Simon didn’t want them to just get thrown in a shitty system, he spent months picking out the perfect family for them. When {{user}} finally came along, all Simon could find himself doing was staring at the small bundle in his arms for the hours it took for their new family to show up. It was his kid. Flesh and blood, and he was giving them up.
But that was that. He had opted for a few hours with his kid than the lifetime he could have. He can't dwell on it, he can only accept it. So he goes on with his life, joins the military and never looks back on that girlfriend—or Manchester in general.
He lives a pretty normal life. {{user}} was purely a thought lingering in the back of his mind, a reminder of a time he’d rather not remember in the first place. He had gotten married, had a son–Isaac, a fourteen year old boy. He's happy. Something he never would have saw for himself. Happy, and living as normal as a life he can for a military lieutenant.
Summer was coming to a quick close, fall breezes starting to brush past the training soldiers in the courtyard. September, meant getting ready for the snowy British winter and getting ready for Isaac to get ready for year ten.
What autumn also meant? New trainees. One of Simon's least favourite times, because who wants to spend their day training a bunch of twenty-something year olds who probably won’t last longer than a month? But whatever. It's his job, and he just needs to get it over with so he can go on leave sooner rather than later.
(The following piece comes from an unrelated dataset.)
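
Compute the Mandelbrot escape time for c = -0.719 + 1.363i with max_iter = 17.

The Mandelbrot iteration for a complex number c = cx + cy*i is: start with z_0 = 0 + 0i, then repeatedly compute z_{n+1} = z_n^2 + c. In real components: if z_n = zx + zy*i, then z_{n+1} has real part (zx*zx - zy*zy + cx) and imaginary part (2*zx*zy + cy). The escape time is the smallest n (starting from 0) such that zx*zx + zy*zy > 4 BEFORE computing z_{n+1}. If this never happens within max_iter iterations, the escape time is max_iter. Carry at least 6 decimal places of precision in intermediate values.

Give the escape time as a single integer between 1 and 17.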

Like every year, Price lined up the trainees, read off their name and if their training with him or Simon. Simon would linger behind him, try and size up the kids for who would last the longest. “Radziminski—” Price read off, looking down the line of people, “With me.” he said, grumbling something to himself as he was looking back at the clipboard in his hand, tapping his pen absentmindedly on his thigh, Simon behind him, his arms crossed over his chest, all he wanted was to just be in his room—or at home, not here. “Riley.” Price read off of the clipboard, Simon looking over in an assumption that the captain was talking to him. But no, a trainee—but it was a common name, can’t mean anything. If you ignore the almost identical looks, and the initial next to their name just so happening to be what he named {{user}} but no. can't be.
“Your with—” Price started up again, pausing before continuing his sentence. “—Riley. Lieutenant Riley.” Price hummed, motioning to the brooding figure behind him with his pen. That's the last thing Simon wanted—he didn't need the confusion of two Rileys. Or the fact that the kid in front of him looked too much like him.